Much has been written about my great-grandfather, Sir Winston Churchill, and his achievements as soldier, politician, painter, Nobel Prize–winning historian, Cassandra, and war leader. These are the skills he needed to craft a grand alliance against Fascism. Without which, to quote his own words, “The whole world, including the United States, and all that we have known and cared for, will sink into the abyss of a new Dark Age made more sinister and perhaps more prolonged by the lights of perverted Science.”
What is often forgotten is that Churchill was able to save the world from the scourge of Nazism in part because he had the foresight to create a network of support for Britain and the English-speaking peoples long before anyone had expected such support would be needed.
Cita Stelzer has woven the key elements into this book.
She has traced from its earliest days the source of Churchill’s deep love for America. When, as a young man about to celebrate his twenty-first birthday, he arrived in America for a short stay en route to a war in Cuba, he immediately sensed the vitality, diversity, and potential for world leadership of the country in which his mother had been born. He wrote to his brother, Jack, on that first journey: “A great, crude, strong, young people are the Americans—like a boisterous healthy boy among enervated but well-bred ladies and gentlemen.”
Stelzer has also plumbed previously neglected sources to illuminate how Churchill met and maintained contact with important Americans. Researching all the contemporary newspaper reports of his visits to America between 1895 and 1941, she has painted a picture of how he was viewed—and admired—by many Americans as he toured the country from East to West and back again.

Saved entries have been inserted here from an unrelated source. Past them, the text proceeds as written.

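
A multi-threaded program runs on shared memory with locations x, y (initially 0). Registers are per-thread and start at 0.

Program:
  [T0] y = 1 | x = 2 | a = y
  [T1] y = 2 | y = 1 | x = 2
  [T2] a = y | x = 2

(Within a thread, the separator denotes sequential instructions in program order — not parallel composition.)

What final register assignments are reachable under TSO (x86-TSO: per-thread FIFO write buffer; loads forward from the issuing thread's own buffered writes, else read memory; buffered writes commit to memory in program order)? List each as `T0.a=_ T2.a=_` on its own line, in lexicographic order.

T0.a=1 T2.a=0
T0.a=1 T2.a=1
T0.a=1 T2.a=2
T0.a=2 T2.a=0
T0.a=2 T2.a=1
T0.a=2 T2.a=2

outcome vector order: (T0.a,T2.a)
|TSO outcomes| = 6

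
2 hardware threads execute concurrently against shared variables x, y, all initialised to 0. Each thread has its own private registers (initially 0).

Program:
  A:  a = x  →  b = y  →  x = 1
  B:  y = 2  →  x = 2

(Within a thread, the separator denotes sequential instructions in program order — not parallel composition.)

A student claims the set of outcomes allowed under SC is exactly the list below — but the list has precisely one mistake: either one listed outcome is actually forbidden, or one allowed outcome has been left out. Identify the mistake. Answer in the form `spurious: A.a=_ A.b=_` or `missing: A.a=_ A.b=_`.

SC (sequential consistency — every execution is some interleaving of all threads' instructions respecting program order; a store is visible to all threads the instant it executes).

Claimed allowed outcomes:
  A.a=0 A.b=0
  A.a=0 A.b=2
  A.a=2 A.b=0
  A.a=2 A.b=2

spurious: A.a=2 A.b=0

outcome vector order: (A.a,A.b)
SC: 3 outcomes — {(0,0) (0,2) (2,2)}
claimed∖SC = {(2,0)}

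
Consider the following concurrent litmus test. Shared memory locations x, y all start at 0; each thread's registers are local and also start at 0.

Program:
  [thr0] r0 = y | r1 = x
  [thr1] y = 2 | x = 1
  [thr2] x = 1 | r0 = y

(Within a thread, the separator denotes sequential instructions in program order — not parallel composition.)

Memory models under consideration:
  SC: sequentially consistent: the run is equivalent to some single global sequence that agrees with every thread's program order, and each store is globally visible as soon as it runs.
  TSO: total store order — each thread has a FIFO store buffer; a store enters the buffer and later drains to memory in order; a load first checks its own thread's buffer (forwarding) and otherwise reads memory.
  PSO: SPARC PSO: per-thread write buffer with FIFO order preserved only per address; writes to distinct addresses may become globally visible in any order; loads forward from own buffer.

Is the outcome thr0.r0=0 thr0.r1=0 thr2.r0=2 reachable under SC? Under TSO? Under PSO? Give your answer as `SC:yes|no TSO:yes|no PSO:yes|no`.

outcome vector order: (thr0.r0,thr0.r1,thr2.r0)
under SC → (0,0,0); (0,0,2); (0,1,0); (0,1,2); (2,0,2); (2,1,0); (2,1,2)
under TSO → (0,0,0); (0,0,2); (0,1,0); (0,1,2); (2,0,0); (2,0,2); (2,1,0); (2,1,2)
under PSO → (0,0,0); (0,0,2); (0,1,0); (0,1,2); (2,0,0); (2,0,2); (2,1,0); (2,1,2)
target (0,0,2) ∈ {SC,TSO,PSO}

SC:yes TSO:yes PSO:yes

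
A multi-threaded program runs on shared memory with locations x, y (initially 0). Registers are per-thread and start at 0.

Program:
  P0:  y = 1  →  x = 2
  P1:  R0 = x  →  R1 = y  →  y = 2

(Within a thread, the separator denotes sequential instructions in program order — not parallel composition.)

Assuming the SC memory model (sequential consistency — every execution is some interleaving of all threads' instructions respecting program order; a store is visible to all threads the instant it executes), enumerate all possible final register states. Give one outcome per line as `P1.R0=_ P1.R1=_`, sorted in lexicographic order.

outcome vector order: (P1.R0,P1.R1)
|SC outcomes| = 3

P1.R0=0 P1.R1=0
P1.R0=0 P1.R1=1
P1.R0=2 P1.R1=1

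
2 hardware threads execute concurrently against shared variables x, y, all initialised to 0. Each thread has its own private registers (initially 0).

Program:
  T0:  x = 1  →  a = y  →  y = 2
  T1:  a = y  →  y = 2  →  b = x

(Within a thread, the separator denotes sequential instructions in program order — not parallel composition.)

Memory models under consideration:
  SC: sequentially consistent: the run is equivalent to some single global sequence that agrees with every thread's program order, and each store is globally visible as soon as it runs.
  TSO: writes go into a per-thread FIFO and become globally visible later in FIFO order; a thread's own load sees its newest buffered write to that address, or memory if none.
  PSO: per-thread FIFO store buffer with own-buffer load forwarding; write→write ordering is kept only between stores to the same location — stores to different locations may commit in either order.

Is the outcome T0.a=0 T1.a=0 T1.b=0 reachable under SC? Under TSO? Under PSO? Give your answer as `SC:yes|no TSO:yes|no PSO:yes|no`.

outcome vector order: (T0.a,T1.a,T1.b)
SC (4): 001 021 200 201
TSO (5): 000 001 021 200 201
PSO (6): 000 001 020 021 200 201
target 000 ∈ {TSO,PSO}

SC:no TSO:yes PSO:yes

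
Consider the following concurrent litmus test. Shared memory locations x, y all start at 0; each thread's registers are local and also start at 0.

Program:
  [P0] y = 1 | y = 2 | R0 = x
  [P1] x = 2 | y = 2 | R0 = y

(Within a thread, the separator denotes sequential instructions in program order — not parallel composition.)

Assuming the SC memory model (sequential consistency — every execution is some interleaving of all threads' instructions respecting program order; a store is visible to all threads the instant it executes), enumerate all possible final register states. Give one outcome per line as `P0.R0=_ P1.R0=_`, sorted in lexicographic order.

outcome vector order: (P0.R0,P1.R0)
|SC outcomes| = 3

P0.R0=0 P1.R0=2
P0.R0=2 P1.R0=1
P0.R0=2 P1.R0=2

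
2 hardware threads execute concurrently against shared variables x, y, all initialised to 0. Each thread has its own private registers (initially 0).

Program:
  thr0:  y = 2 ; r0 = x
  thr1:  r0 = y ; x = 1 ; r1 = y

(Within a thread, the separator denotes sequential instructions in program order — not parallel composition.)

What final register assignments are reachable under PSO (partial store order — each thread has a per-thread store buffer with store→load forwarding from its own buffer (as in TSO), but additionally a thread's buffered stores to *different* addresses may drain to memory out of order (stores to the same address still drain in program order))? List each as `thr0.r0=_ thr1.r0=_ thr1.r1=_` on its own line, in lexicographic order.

thr0.r0=0 thr1.r0=0 thr1.r1=0
thr0.r0=0 thr1.r0=0 thr1.r1=2
thr0.r0=0 thr1.r0=2 thr1.r1=2
thr0.r0=1 thr1.r0=0 thr1.r1=0
thr0.r0=1 thr1.r0=0 thr1.r1=2
thr0.r0=1 thr1.r0=2 thr1.r1=2

outcome vector order: (thr0.r0,thr1.r0,thr1.r1)
|PSO outcomes| = 6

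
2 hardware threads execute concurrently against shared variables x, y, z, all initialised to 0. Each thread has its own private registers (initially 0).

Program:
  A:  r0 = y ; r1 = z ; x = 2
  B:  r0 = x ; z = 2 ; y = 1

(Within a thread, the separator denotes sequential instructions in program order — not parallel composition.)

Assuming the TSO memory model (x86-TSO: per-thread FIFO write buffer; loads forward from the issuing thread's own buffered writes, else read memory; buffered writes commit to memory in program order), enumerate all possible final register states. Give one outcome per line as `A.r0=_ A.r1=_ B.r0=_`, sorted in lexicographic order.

A.r0=0 A.r1=0 B.r0=0
A.r0=0 A.r1=0 B.r0=2
A.r0=0 A.r1=2 B.r0=0
A.r0=1 A.r1=2 B.r0=0

outcome vector order: (A.r0,A.r1,B.r0)
|TSO outcomes| = 4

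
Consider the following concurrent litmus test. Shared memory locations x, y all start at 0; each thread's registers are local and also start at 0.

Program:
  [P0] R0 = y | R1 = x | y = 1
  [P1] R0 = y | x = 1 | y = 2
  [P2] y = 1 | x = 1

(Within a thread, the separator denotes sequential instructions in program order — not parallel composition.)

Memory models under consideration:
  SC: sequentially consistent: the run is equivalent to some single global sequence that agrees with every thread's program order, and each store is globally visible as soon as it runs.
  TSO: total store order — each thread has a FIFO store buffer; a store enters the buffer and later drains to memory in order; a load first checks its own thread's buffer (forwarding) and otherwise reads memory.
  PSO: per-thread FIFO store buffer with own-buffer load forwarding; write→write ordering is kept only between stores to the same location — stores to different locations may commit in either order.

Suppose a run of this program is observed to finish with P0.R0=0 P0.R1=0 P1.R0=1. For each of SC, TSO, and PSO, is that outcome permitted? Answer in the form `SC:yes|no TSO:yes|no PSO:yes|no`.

outcome vector order: (P0.R0,P0.R1,P1.R0)
under SC → (0,0,0), (0,0,1), (0,1,0), (0,1,1), (1,0,0), (1,0,1), (1,1,0), (1,1,1), (2,1,0), (2,1,1)
under TSO → (0,0,0), (0,0,1), (0,1,0), (0,1,1), (1,0,0), (1,0,1), (1,1,0), (1,1,1), (2,1,0), (2,1,1)
under PSO → (0,0,0), (0,0,1), (0,1,0), (0,1,1), (1,0,0), (1,0,1), (1,1,0), (1,1,1), (2,0,0), (2,0,1), (2,1,0), (2,1,1)
target (0,0,1) ∈ {SC,TSO,PSO}

SC:yes TSO:yes PSO:yes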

Some of these Americans were able to support Franklin Delano Roosevelt (FDR) as he fought to overcome the opposition of anti-interventionists to aid for Britain when it stood alone against Hitler’s mighty armies. It is not to minimize FDR’s ability to craft paths around that opposition—to trade destroyers for bases, push Lend-Lease through Congress—to say that Churchill played an important role in that process. FDR needed assurance that the aid would be well used to preserve Britain as an ally in the war that, like Churchill, he knew was coming. Successive agents of the president, including key advisers such as Harry Hopkins, Averell Harriman, and Edward R. Murrow, provided that assurance after spending time with Churchill. Not incidentally, Churchill charmed the American president when they finally met.
Perhaps most important, at least to me, Stelzer has highlighted the role of Churchill’s remarkable mother, Jennie Jerome, in making many of his extraordinary achievements possible. Jennie, of American revolutionary stock by birth, overcame the resistance of both her parents and that of my ancestor, the Duke of Marlborough, to her marriage to my namesake, Lord Randolph Churchill. There is no doubt that the strong and vibrant genes of Jennie and her ancestors provided the spark that stirred the sleeping Marlborough genes upon which Churchill’s greatness was founded. The remarkable Jerome ancestry accounts at least in part for my own fondness for America and Americans.
Lady Randolph Churchill, as she would become, was beautiful and vivacious. She was multilingual; a concert pianist; editor of a sophisticated and highly regarded quarterly magazine, The Anglo-Saxon Review; and, most of all, a woman who attracted men and women of accomplishment and power. She captivated all she knew. When her two sons went to fight in the Boer War it was Jennie who would organize the SS Maine hospital ship and sail with it to South Africa to treat the wounded. All of that and more is described by Stelzer in these pages, much of it from American press reports. She then goes on to tell how Jennie deployed her network on her son’s behalf to introduce him to her important American friends, gaining him the access he needed to pursue his military and journalistic careers when still young and as yet unheralded, providing him with the books he sought to fill the gap created by his lack of university education—all the while helping the young Churchill develop his inquiring mind, his self-motivation, his disregard of authority, his respect for talent and the power of networking, and his charisma and stamina. In short, he was ambitious and audacious, and his mother was at his side.
Reading Stelzer’s descriptions of several of Churchill’s trips across America and the reception he received put me in mind of my own experiences. Always a warm and hearty welcome, always engaged and dynamic dinner companions, always dazzling receptions when, with my beloved Catherine, I toured America to address audiences interested in hearing from us about the relationship between my great-grandfather and the love of his long life, my great-grandmother. Clementine, or Clemmie, eventually Lady Churchill, was Churchill’s counsellor, as the much-missed Catherine, memorialized in this fine book, was mine.